An automatic semantic role labeler for the portuguese language

Falci, Daniel Henrique Mourão

Visualizar/Abrir

Mestrado em Sistemas de Informação e Gestão do Conhecimento FUMEC 2018 (1.149Mb)

Data

2018

Autor

Falci, Daniel Henrique Mourão

xmlui.mirage2.itemSummaryView.MetaData

Mostrar registro completo

Resumo

A anotação de papéis semânticas (APS) é uma tarefa do processamento de linguagem natural que fornece os meios para analisar, do ponto de vista semântico, as informações expressas através de texto ou fala. O objetivo é capturar e representar os participantes e as circunstâncias de eventos ou situações descritas no nível sentencial. É tida como um importante passo para a compreensão da linguagem natural. A maior parte da pesquisa existente sobre a APS é focada na língua inglesa e, portanto, considera suas particularidades sintáticas e semânticas. Este fato impede a transposição direta de seus resultados para outras línguas. Quanto à língua portuguesa, há um pequeno número de estudos dedicados a esta tarefa, e nenhum deles conseguiu um desempenho semelhante ao obtido na língua inglesa. Além disso, ao que sabemos, existe apenas um sistema publicamente disponível capaz de executar a APS automatizada em texto bruto, o que dificulta a pesquisa e detém o potencial inovador para a língua. O objetivo desta dissertação é avaliar o desempenho de um anotador de papéis semânticos automático para a língua portuguesa construído considerando técnicas abordadas na literatura.

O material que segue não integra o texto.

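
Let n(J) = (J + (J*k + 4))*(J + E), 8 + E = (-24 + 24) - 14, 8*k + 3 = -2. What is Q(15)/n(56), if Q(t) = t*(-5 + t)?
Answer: 3/17 ≈ 0.17647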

Para atingir este objetivo, o primeiro passo consistiu em uma revisão sistemática da literatura na tarefa de APS que visou identificar as técnicas mais precisas abordadas na literatura. Com base em seus resultados, desenvolvemos e avaliamos um anotador de papéis semânticos para a língua portuguesa. Nossa abordagem é independente de análise sintática e se apóia em uma arquitetura de rede neural recorrente, bidirecional e profunda. As predições da rede são usadas como a entrada de um algoritmo de análise neural recursiva global que foi adaptado para a tarefa de APS. Nosso método superou, de forma consistente, o sistema mais preciso para a língua portuguesa no Corpus do PropBank-Br por uma margem de 3.05 pontos de F1-score, reduzindo o erro relativo em 8.74%. O modelo apresentado nesta pesquisa está disponível publicamente sob licença BSD e pode ajudar estudos futuros focados na língua portuguesa em tarefas que normalmente dependem da análise de conteúdo, que vão desde a tradução automática até os sistemas de perguntas e respostas.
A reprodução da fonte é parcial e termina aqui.